CyberZによる「家庭用ゲーム機とスマートフォンゲーム利用状況」の調査結果。年代別に見ると、スマートフォン派が一番多かったのは40~69歳のAndroidユーザーだった。

『パズル&ドラゴンズ(パズドラ)』や『神撃のバハムート』など、ここ最近、頻繁にテレビで見かけるようになった「ソーシャルゲーム」のCM。
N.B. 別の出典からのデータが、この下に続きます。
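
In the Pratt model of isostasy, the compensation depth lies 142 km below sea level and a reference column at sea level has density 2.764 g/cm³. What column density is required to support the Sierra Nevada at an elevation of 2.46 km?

2.72 g/cm³

Pratt balance: ρ_ref D = ρ (D + h).
ρ = ρ_ref D/(D + h) = 2.764 × 142 km/(142 km + 2.46 km) = 2.72 g/cm³.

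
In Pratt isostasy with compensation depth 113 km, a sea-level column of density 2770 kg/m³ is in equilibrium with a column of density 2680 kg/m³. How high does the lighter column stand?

ρ_ref D = ρ (D + h) → h = D (ρ_ref − ρ)/ρ.
h = 113 km × (2770 − 2680)/2680 = 3.79 km.

3.79 km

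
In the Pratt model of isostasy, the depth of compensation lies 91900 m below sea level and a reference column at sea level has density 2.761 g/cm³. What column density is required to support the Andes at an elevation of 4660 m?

Pratt balance: ρ_ref D = ρ (D + h).
ρ = ρ_ref D/(D + h) = 2.761 × 91900 m/(91900 m + 4660 m) = 2.63 g/cm³.

2.63 g/cm³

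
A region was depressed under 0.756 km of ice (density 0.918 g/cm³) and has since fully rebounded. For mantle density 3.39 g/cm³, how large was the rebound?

0.205 km

Removing the load lets mantle flow back in; uplift u satisfies ρ_ice t = ρ_m u.
u = t ρ_ice/ρ_m = 0.756 km × 0.918/3.39 = 0.205 km.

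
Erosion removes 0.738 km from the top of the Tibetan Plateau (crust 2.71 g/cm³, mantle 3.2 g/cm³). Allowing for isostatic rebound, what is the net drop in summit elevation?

0.113 km

Rebound u = e ρ_c/ρ_m = 0.738 km × 2.71/3.2 = 0.625 km.
Net surface drop = e − u = 0.738 km − 0.625 km = e (ρ_m − ρ_c)/ρ_m = 0.113 km.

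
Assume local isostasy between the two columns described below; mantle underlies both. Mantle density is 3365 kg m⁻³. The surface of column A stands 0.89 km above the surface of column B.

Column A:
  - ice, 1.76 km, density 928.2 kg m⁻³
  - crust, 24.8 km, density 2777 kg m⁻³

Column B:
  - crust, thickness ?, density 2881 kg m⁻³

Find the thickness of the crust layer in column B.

Take the compensation level at the base of the deeper column (depth z_c below the surface of column A) and equate Σ ρ_i t_i down to z_c; mantle fills any gap and the z_c terms cancel.
Column A: 1.76×928.2 + 24.8×2777 + (z_c − 26.56)×3365
Column B: 0.89×0 + x×2881 + (z_c − 0.89 − 0 − x)×3365
The z_c×3365 term appears on both sides and cancels. Collect the known terms of each column as K = Σ(ρt)_known − 3365 × (depth of known layers): K_A = 70503.232 − 3365×26.56 = −18871.168; K_B = 0 − 3365×(0.89 + 0) = −2994.85.
Balance: K_A = K_B − x×(3365 − 2881), so x = (K_B − K_A)/(3365 − 2881) = 15876.3/484 = 32.8 km.

32.8 km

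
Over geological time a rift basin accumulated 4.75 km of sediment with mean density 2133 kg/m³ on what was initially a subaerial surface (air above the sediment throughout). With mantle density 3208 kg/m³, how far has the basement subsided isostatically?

Subaerial load: s = t ρ_sed / ρ_m = 4.75 km × 2133/3208 = 3.16 km.

3.16 km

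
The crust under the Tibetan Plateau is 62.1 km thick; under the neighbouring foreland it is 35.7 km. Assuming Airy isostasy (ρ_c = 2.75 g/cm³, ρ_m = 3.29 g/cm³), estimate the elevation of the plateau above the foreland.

4.33 km

Excess crust Δ = 62.1 km − 35.7 km = 26.4 km, split between elevation h and root r with h + r = Δ.
Airy balance ρ_c h = (ρ_m − ρ_c) r gives r = h ρ_c/(ρ_m − ρ_c), so h (1 + ρ_c/(ρ_m − ρ_c)) = Δ, i.e. h = Δ (ρ_m − ρ_c)/ρ_m.
h = 26.4 km × 0.54/3.29 = 4.33 km.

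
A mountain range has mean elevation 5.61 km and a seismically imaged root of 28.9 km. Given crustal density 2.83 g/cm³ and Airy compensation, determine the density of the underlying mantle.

Airy balance: ρ_c h = (ρ_m − ρ_c) r → ρ_m = ρ_c (1 + h/r).
ρ_m = 2.83 × (1 + 5.61 km/28.9 km) = 3.38 g/cm³.

3.38 g/cm³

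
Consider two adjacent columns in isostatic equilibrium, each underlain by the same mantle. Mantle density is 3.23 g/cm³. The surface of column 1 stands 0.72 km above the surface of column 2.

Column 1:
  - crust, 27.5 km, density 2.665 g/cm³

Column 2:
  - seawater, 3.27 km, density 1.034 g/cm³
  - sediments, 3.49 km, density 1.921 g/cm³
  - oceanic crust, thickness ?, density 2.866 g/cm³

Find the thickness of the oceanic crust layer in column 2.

Take the compensation level at the base of the deeper column (depth z_c below the surface of column 1) and equate Σ ρ_i t_i down to z_c; mantle fills any gap and the z_c terms cancel.
Column 1: 27.5×2.665 + (z_c − 27.5)×3.23
Column 2: 0.72×0 + 3.27×1.034 + 3.49×1.921 + x×2.866 + (z_c − 0.72 − 6.76 − x)×3.23
The z_c×3.23 term appears on both sides and cancels. Collect the known terms of each column as K = Σ(ρt)_known − 3.23 × (depth of known layers): K_1 = 73.2875 − 3.23×27.5 = −15.5375; K_2 = 10.08547 − 3.23×(0.72 + 6.76) = −14.07493.
Balance: K_1 = K_2 − x×(3.23 − 2.866), so x = (K_2 − K_1)/(3.23 − 2.866) = 1.46257/0.364 = 4.02 km.

4.02 km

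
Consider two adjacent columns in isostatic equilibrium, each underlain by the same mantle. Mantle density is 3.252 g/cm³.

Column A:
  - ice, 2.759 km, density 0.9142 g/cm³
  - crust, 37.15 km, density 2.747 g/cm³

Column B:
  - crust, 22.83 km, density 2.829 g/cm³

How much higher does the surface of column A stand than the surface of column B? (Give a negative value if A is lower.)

For any compensation level in the mantle, the mantle terms cancel and isostasy reduces to e = (Σt_A − Σt_B) − (Σ(ρt)_A − Σ(ρt)_B) / ρ_m.
Σt_A = 39.909 km; Σt_B = 22.83 km; Σ(ρt)_A = 104.573328; Σ(ρt)_B = 64.58607 (in km·g/cm³).
e = (39.909 − 22.83) − (104.573328 − 64.58607) / 3.252 = 4.78 km.

4.78 km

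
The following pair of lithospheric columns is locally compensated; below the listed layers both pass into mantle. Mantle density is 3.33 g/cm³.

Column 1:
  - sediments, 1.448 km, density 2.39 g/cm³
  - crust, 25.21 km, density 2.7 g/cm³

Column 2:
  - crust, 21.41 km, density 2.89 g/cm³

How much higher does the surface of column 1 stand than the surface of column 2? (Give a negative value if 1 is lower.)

2.35 km

For any compensation level in the mantle, the mantle terms cancel and isostasy reduces to e = (Σt_1 − Σt_2) − (Σ(ρt)_1 − Σ(ρt)_2) / ρ_m.
Σt_1 = 26.658 km; Σt_2 = 21.41 km; Σ(ρt)_1 = 71.52772; Σ(ρt)_2 = 61.8749 (in km·g/cm³).
e = (26.658 − 21.41) − (71.52772 − 61.8749) / 3.33 = 2.35 km.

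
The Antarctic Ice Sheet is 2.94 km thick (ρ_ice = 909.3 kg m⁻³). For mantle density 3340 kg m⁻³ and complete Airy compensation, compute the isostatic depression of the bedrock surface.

0.8 km

In Airy isostatic equilibrium: the ice load ρ_ice t is balanced by mantle displaced below, ρ_m s.
s = t ρ_ice / ρ_m = 2.94 km × 909.3/3340 = 0.8 km.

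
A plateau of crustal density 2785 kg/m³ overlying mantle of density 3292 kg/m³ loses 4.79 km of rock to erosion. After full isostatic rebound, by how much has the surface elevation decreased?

0.738 km

Rebound u = e ρ_c/ρ_m = 4.79 km × 2785/3292 = 4.052 km.
Net surface drop = e − u = 4.79 km − 4.052 km = e (ρ_m − ρ_c)/ρ_m = 0.738 km.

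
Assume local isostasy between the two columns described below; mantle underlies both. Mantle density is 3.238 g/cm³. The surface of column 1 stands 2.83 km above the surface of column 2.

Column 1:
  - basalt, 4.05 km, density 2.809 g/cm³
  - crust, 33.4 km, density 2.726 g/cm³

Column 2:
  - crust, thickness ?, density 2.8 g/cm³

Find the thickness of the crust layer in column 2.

22.1 km

Take the compensation level at the base of the deeper column (depth z_c below the surface of column 1) and equate Σ ρ_i t_i down to z_c; mantle fills any gap and the z_c terms cancel.
Column 1: 4.05×2.809 + 33.4×2.726 + (z_c − 37.45)×3.238
Column 2: 2.83×0 + x×2.8 + (z_c − 2.83 − 0 − x)×3.238
The z_c×3.238 term appears on both sides and cancels. Collect the known terms of each column as K = Σ(ρt)_known − 3.238 × (depth of known layers): K_1 = 102.42485 − 3.238×37.45 = −18.83825; K_2 = 0 − 3.238×(2.83 + 0) = −9.16354.
Balance: K_1 = K_2 − x×(3.238 − 2.8), so x = (K_2 − K_1)/(3.238 − 2.8) = 9.67471/0.438 = 22.1 km.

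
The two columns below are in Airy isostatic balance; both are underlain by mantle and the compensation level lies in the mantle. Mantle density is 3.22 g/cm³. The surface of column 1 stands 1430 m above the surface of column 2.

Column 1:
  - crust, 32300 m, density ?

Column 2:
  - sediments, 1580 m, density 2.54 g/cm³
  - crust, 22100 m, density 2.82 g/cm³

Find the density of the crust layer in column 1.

2.77 g/cm³

Take the compensation level at the base of the deeper column (depth z_c below the surface of column 1) and equate Σ ρ_i t_i down to z_c; mantle fills any gap and the z_c terms cancel.
Column 1: 32300×ρ + (z_c − 32300)×3.22
Column 2: 1430×0 + 1580×2.54 + 22100×2.82 + (z_c − 1430 − 23680)×3.22
The z_c×3.22 term appears on both sides and cancels. Collect the known terms of each column as K = Σ(ρt)_known − 3.22 × (depth of known layers): K_1 = 0 − 3.22×32300 = −104006; K_2 = 66335.2 − 3.22×(1430 + 23680) = −14519.
Balance: K_1 + 32300×ρ = K_2, so ρ = (K_2 − K_1)/32300 = 89487/32300 = 2.77 g/cm³.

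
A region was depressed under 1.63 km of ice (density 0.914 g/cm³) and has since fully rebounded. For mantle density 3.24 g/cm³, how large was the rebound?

0.46 km

Removing the load lets mantle flow back in; uplift u satisfies ρ_ice t = ρ_m u.
u = t ρ_ice/ρ_m = 1.63 km × 0.914/3.24 = 0.46 km.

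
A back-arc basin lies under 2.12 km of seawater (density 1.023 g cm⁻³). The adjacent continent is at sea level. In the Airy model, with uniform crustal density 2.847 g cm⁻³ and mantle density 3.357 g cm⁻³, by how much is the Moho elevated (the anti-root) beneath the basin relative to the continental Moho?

For local isostatic compensation: replacing crust with seawater at the top is compensated by replacing crust with mantle at the base: d (ρ_c − ρ_w) = a (ρ_m − ρ_c).
a = d (ρ_c − ρ_w)/(ρ_m − ρ_c) = 2.12 km × 1.824/0.51 = 7.58 km.

7.58 km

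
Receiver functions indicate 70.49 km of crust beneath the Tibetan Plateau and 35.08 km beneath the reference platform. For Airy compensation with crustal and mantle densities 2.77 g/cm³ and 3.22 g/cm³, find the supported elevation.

4.95 km

Excess crust Δ = 70.49 km − 35.08 km = 35.41 km, split between elevation h and root r with h + r = Δ.
Airy balance ρ_c h = (ρ_m − ρ_c) r gives r = h ρ_c/(ρ_m − ρ_c), so h (1 + ρ_c/(ρ_m − ρ_c)) = Δ, i.e. h = Δ (ρ_m − ρ_c)/ρ_m.
h = 35.41 km × 0.45/3.22 = 4.95 km.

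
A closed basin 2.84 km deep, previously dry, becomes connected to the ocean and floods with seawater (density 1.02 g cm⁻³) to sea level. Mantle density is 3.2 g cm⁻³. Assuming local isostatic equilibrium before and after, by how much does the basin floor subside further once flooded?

1.33 km

After flooding the water column is d + s deep. Its weight must equal the weight of mantle displaced by the extra subsidence s: (d + s) ρ_w = s ρ_m.
s = d ρ_w / (ρ_m − ρ_w) = 2.84 km × 1.02/(3.2 − 1.02) = 1.33 km.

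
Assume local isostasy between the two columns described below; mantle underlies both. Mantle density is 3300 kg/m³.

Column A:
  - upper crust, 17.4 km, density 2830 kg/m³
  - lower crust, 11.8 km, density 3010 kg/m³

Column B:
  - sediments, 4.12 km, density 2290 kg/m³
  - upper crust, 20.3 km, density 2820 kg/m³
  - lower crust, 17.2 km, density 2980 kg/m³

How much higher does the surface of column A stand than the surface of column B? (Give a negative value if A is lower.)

For any compensation level in the mantle, the mantle terms cancel and isostasy reduces to e = (Σt_A − Σt_B) − (Σ(ρt)_A − Σ(ρt)_B) / ρ_m.
Σt_A = 29.2 km; Σt_B = 41.62 km; Σ(ρt)_A = 84760; Σ(ρt)_B = 117936.8 (in km·kg/m³).
e = (29.2 − 41.62) − (84760 − 117936.8) / 3300 = −2.37 km.

−2.37 km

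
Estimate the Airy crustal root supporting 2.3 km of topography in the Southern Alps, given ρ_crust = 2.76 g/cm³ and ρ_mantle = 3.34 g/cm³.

10.9 km

For local isostatic compensation: the weight of the topography is balanced by the buoyancy of the root, ρ_c h = (ρ_m − ρ_c) r.
r = h · ρ_c / (ρ_m − ρ_c) = 2.3 km × 2.76 / (3.34 − 2.76) = 10.9 km.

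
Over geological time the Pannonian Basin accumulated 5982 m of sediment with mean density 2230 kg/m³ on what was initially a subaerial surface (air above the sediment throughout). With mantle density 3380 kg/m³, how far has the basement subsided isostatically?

3950 m

Subaerial load: s = t ρ_sed / ρ_m = 5982 m × 2230/3380 = 3950 m.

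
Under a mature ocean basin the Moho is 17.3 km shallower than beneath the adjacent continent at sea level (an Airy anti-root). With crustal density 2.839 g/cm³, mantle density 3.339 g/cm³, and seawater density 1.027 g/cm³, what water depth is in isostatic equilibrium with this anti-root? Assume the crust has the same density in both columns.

Replacing a thickness d of crust by seawater at the top must be balanced by replacing crust with mantle at the base: d (ρ_c − ρ_w) = a (ρ_m − ρ_c).
d = a (ρ_m − ρ_c)/(ρ_c − ρ_w) = 17.3 km × 0.5/1.812 = 4.77 km.

4.77 km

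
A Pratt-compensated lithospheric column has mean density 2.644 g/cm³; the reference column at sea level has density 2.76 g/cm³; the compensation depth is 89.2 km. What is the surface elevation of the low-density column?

ρ_ref D = ρ (D + h) → h = D (ρ_ref − ρ)/ρ.
h = 89.2 km × (2.76 − 2.644)/2.644 = 3.91 km.

3.91 km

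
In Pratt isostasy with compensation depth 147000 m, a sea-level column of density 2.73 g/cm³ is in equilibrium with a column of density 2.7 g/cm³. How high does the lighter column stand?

ρ_ref D = ρ (D + h) → h = D (ρ_ref − ρ)/ρ.
h = 147000 m × (2.73 − 2.7)/2.7 = 1630 m.

1630 m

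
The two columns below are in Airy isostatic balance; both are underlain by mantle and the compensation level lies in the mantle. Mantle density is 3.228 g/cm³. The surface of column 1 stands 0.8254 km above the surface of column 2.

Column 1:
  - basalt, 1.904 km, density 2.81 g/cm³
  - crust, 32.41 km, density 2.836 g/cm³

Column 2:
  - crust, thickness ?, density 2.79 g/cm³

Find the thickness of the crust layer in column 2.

24.7 km

Take the compensation level at the base of the deeper column (depth z_c below the surface of column 1) and equate Σ ρ_i t_i down to z_c; mantle fills any gap and the z_c terms cancel.
Column 1: 1.904×2.81 + 32.41×2.836 + (z_c − 34.314)×3.228
Column 2: 0.8254×0 + x×2.79 + (z_c − 0.8254 − 0 − x)×3.228
The z_c×3.228 term appears on both sides and cancels. Collect the known terms of each column as K = Σ(ρt)_known − 3.228 × (depth of known layers): K_1 = 97.265 − 3.228×34.314 = −13.500592; K_2 = 0 − 3.228×(0.8254 + 0) = −2.6643912.
Balance: K_1 = K_2 − x×(3.228 − 2.79), so x = (K_2 − K_1)/(3.228 − 2.79) = 10.8362/0.438 = 24.7 km.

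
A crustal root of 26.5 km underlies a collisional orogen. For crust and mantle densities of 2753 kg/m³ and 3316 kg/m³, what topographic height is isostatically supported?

Equating mass per unit area of the two columns: ρ_c h = (ρ_m − ρ_c) r.
h = r (ρ_m − ρ_c) / ρ_c = 26.5 km × (3316 − 2753) / 2753 = 5.42 km.

5.42 km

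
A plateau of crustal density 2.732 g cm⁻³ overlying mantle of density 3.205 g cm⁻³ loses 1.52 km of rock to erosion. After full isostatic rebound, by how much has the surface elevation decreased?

0.224 km

Rebound u = e ρ_c/ρ_m = 1.52 km × 2.732/3.205 = 1.296 km.
Net surface drop = e − u = 1.52 km − 1.296 km = e (ρ_m − ρ_c)/ρ_m = 0.224 km.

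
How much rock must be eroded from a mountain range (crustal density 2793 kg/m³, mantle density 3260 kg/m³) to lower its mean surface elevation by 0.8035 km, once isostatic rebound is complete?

5.61 km

Net drop Δ = e − u = e − e ρ_c/ρ_m = e (ρ_m − ρ_c)/ρ_m.
e = Δ ρ_m/(ρ_m − ρ_c) = 0.8035 km × 3260/467 = 5.61 km.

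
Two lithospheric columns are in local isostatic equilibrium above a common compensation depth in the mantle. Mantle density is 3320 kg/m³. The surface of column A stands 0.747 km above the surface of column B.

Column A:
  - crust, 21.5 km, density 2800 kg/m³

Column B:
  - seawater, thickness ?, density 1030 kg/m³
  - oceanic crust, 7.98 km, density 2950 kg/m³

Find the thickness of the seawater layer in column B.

Take the compensation level at the base of the deeper column (depth z_c below the surface of column A) and equate Σ ρ_i t_i down to z_c; mantle fills any gap and the z_c terms cancel.
Column A: 21.5×2800 + (z_c − 21.5)×3320
Column B: 0.747×0 + x×1030 + 7.98×2950 + (z_c − 0.747 − 7.98 − x)×3320
The z_c×3320 term appears on both sides and cancels. Collect the known terms of each column as K = Σ(ρt)_known − 3320 × (depth of known layers): K_A = 60200 − 3320×21.5 = −11180; K_B = 23541 − 3320×(0.747 + 7.98) = −5432.64.
Balance: K_A = K_B − x×(3320 − 1030), so x = (K_B − K_A)/(3320 − 1030) = 5747.36/2290 = 2.51 km.

2.51 km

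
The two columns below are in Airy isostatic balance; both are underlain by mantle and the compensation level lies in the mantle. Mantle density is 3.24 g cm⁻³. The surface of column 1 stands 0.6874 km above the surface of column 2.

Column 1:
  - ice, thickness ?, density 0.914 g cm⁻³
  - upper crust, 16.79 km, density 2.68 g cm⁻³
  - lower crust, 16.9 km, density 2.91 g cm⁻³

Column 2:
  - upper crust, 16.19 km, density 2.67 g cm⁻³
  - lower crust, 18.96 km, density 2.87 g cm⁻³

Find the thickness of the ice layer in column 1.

1.5 km

Take the compensation level at the base of the deeper column (depth z_c below the surface of column 1) and equate Σ ρ_i t_i down to z_c; mantle fills any gap and the z_c terms cancel.
Column 1: x×0.914 + 16.79×2.68 + 16.9×2.91 + (z_c − 33.69 − x)×3.24
Column 2: 0.6874×0 + 16.19×2.67 + 18.96×2.87 + (z_c − 0.6874 − 35.15)×3.24
The z_c×3.24 term appears on both sides and cancels. Collect the known terms of each column as K = Σ(ρt)_known − 3.24 × (depth of known layers): K_1 = 94.1762 − 3.24×33.69 = −14.9794; K_2 = 97.6425 − 3.24×(0.6874 + 35.15) = −18.470676.
Balance: K_1 − x×(3.24 − 0.914) = K_2, so x = (K_1 − K_2)/(3.24 − 0.914) = 3.49128/2.326 = 1.5 km.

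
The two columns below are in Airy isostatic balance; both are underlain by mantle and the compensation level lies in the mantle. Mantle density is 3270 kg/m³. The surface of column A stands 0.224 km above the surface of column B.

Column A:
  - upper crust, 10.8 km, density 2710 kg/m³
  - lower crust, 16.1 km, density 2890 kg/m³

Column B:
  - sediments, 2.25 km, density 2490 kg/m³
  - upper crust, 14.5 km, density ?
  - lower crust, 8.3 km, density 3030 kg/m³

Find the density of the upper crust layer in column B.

2740 kg/m³

Take the compensation level at the base of the deeper column (depth z_c below the surface of column A) and equate Σ ρ_i t_i down to z_c; mantle fills any gap and the z_c terms cancel.
Column A: 10.8×2710 + 16.1×2890 + (z_c − 26.9)×3270
Column B: 0.224×0 + 2.25×2490 + 14.5×ρ + 8.3×3030 + (z_c − 0.224 − 25.05)×3270
The z_c×3270 term appears on both sides and cancels. Collect the known terms of each column as K = Σ(ρt)_known − 3270 × (depth of known layers): K_A = 75797 − 3270×26.9 = −12166; K_B = 30751.5 − 3270×(0.224 + 25.05) = −51894.48.
Balance: K_A = K_B + 14.5×ρ, so ρ = (K_A − K_B)/14.5 = 39728.5/14.5 = 2740 kg/m³.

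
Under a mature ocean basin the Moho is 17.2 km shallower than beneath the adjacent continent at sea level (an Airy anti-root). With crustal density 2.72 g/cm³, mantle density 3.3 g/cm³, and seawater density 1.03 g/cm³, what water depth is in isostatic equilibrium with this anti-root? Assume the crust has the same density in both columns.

5.9 km

Replacing a thickness d of crust by seawater at the top must be balanced by replacing crust with mantle at the base: d (ρ_c − ρ_w) = a (ρ_m − ρ_c).
d = a (ρ_m − ρ_c)/(ρ_c − ρ_w) = 17.2 km × 0.58/1.69 = 5.9 km.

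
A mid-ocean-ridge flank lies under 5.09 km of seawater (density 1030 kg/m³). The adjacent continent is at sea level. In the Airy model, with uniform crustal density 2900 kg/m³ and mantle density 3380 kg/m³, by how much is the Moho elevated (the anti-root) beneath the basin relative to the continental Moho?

Balancing pressure at the compensation depth: replacing crust with seawater at the top is compensated by replacing crust with mantle at the base: d (ρ_c − ρ_w) = a (ρ_m − ρ_c).
a = d (ρ_c − ρ_w)/(ρ_m − ρ_c) = 5.09 km × 1870/480 = 19.8 km.

19.8 km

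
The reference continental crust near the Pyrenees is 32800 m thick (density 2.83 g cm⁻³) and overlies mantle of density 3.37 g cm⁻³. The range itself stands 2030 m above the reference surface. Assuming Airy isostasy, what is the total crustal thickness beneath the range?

45500 m

Root depth r = h ρ_c / (ρ_m − ρ_c) = 2030 m × 2.83 / 0.54 = 10640 m.
Total thickness = T + h + r = 32800 m + 2030 m + 10640 m = 45500 m.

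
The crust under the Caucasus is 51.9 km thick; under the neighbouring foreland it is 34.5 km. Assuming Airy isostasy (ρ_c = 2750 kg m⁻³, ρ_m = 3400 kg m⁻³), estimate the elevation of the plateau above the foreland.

3.33 km

Excess crust Δ = 51.9 km − 34.5 km = 17.4 km, split between elevation h and root r with h + r = Δ.
Airy balance ρ_c h = (ρ_m − ρ_c) r gives r = h ρ_c/(ρ_m − ρ_c), so h (1 + ρ_c/(ρ_m − ρ_c)) = Δ, i.e. h = Δ (ρ_m − ρ_c)/ρ_m.
h = 17.4 km × 650/3400 = 3.33 km.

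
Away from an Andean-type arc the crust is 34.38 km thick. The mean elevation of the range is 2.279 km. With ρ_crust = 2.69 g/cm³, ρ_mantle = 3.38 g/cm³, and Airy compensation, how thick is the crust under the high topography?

45.5 km

Root depth r = h ρ_c / (ρ_m − ρ_c) = 2.279 km × 2.69 / 0.69 = 8.885 km.
Total thickness = T + h + r = 34.38 km + 2.279 km + 8.885 km = 45.5 km.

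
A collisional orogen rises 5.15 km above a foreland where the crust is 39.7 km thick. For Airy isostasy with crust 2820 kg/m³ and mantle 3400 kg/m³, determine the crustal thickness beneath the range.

Root depth r = h ρ_c / (ρ_m − ρ_c) = 5.15 km × 2820 / 580 = 25.04 km.
Total thickness = T + h + r = 39.7 km + 5.15 km + 25.04 km = 69.9 km.

69.9 km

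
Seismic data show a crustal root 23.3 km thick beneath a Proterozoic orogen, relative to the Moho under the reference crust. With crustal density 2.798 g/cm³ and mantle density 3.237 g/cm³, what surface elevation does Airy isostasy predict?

Balancing pressure at the compensation depth: ρ_c h = (ρ_m − ρ_c) r.
h = r (ρ_m − ρ_c) / ρ_c = 23.3 km × (3.237 − 2.798) / 2.798 = 3.66 km.

3.66 km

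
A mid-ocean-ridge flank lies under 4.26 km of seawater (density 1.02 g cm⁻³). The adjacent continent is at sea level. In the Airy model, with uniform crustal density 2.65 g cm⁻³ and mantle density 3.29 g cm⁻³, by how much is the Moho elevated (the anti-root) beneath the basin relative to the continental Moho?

10.8 km

For local isostatic compensation: replacing crust with seawater at the top is compensated by replacing crust with mantle at the base: d (ρ_c − ρ_w) = a (ρ_m − ρ_c).
a = d (ρ_c − ρ_w)/(ρ_m − ρ_c) = 4.26 km × 1.63/0.64 = 10.8 km.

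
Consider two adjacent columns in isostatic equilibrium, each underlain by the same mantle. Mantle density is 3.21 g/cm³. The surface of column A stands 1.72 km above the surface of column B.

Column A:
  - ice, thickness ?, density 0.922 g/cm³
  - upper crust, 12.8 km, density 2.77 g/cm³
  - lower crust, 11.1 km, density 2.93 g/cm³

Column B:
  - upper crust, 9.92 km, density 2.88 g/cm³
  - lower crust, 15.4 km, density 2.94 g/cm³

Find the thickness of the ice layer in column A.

1.84 km

Take the compensation level at the base of the deeper column (depth z_c below the surface of column A) and equate Σ ρ_i t_i down to z_c; mantle fills any gap and the z_c terms cancel.
Column A: x×0.922 + 12.8×2.77 + 11.1×2.93 + (z_c − 23.9 − x)×3.21
Column B: 1.72×0 + 9.92×2.88 + 15.4×2.94 + (z_c − 1.72 − 25.32)×3.21
The z_c×3.21 term appears on both sides and cancels. Collect the known terms of each column as K = Σ(ρt)_known − 3.21 × (depth of known layers): K_A = 67.979 − 3.21×23.9 = −8.74; K_B = 73.8456 − 3.21×(1.72 + 25.32) = −12.9528.
Balance: K_A − x×(3.21 − 0.922) = K_B, so x = (K_A − K_B)/(3.21 − 0.922) = 4.2128/2.288 = 1.84 km.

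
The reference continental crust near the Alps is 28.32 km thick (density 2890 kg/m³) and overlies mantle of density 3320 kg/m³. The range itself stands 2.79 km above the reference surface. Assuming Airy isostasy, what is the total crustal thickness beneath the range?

Root depth r = h ρ_c / (ρ_m − ρ_c) = 2.79 km × 2890 / 430 = 18.75 km.
Total thickness = T + h + r = 28.32 km + 2.79 km + 18.75 km = 49.9 km.

49.9 km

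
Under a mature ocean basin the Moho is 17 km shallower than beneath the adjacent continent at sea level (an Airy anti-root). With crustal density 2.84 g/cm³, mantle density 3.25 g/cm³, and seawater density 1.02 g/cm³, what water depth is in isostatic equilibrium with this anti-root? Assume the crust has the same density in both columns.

Replacing a thickness d of crust by seawater at the top must be balanced by replacing crust with mantle at the base: d (ρ_c − ρ_w) = a (ρ_m − ρ_c).
d = a (ρ_m − ρ_c)/(ρ_c − ρ_w) = 17 km × 0.41/1.82 = 3.83 km.

3.83 km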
今年の1月1日~3日に関東地区でオンエアされた「商品・サービス部門」のテレビCM本数では、1位はGREE(『海賊王国コロンブス』など)、2位はAmeba(『天下統一クロニクル』など)、3位はMobage(『神撃のバハムート』など)と、1~3位すべてが「ソーシャルゲーム」のCMだったという。

3月6日には、サイバーエージェントグループがソーシャルゲーム事業の累計登録ユーザー数が3000万人を突破したと発表。なかでも、『神撃のバハムート』は欧米版や韓国版をはじめ、世界各国のAppStore/Android売上ランキングで1位を獲得し、登録ユーザーは全世界で1000万人を超えたという。

では、実際にどんな人たちがどれくらいソーシャルゲームをやっているのだろう? ソーシャルゲーム関連の調査データをまとめてみた。

昨年、一般社団法人コンピューターエンターテインメント協会が12~59歳の男女967人を対象に行った調査によると、ゲームのプレイ頻度が「ほとんど毎日」という回答が60.7%と半数以上。1日当たりの平均プレイ時間では平日43.1分、休日65.9分という結果だった。また、「家庭用ゲームよりもソーシャルゲームの方が優れていると思う点」については、「外出先でも遊べる」「短時間で楽しめる」が上位理由として挙げられた。

また、今年2月にサイバーエージェントの子会社CyberZが発表した、普段ソーシャルゲームで遊んでいる15~69歳の男女1018名を対象に実施した調査によると、「家庭用ゲーム機よりスマートフォンゲームでよく遊ぶ」ユーザーは約6割、「主にスマートフォンでゲームをしていて、家庭用ゲーム機ではほとんどゲームをしない」ユーザーが約4割いることが分かった。また、「ユーザーが並行して遊んでいるソーシャルゲームの数」が平均3本と、ひとりで複数のゲームを楽しんでいることも明らかになった。

ゲームタイトル単体では、ガンホーの大人気ソーシャルゲーム『パズドラ』利用者900人を対象に実施した、ジャストシステムによる調査結果が興味深い。『パズドラ』を「現在利用している」が77.8%、そのうち、「週5日以上プレイしている」ユーザーが77.5%と、利用者はほぼ毎日『パズドラ』をプレイしている。ここまでは純粋に「大ヒット」と思えるのだが、「『パズドラ』をプレイしてから、他のスマートフォンゲームの利用頻度に変化はあったか」という質問に対する回答の半数が「他のゲームで遊ばなくなった」という結果に……。

家庭用ゲームの存在をもおびやかすほど、利用者の増加がめざましいソーシャルゲーム。ソーシャルゲーム間での生き残りも激化しそうだ。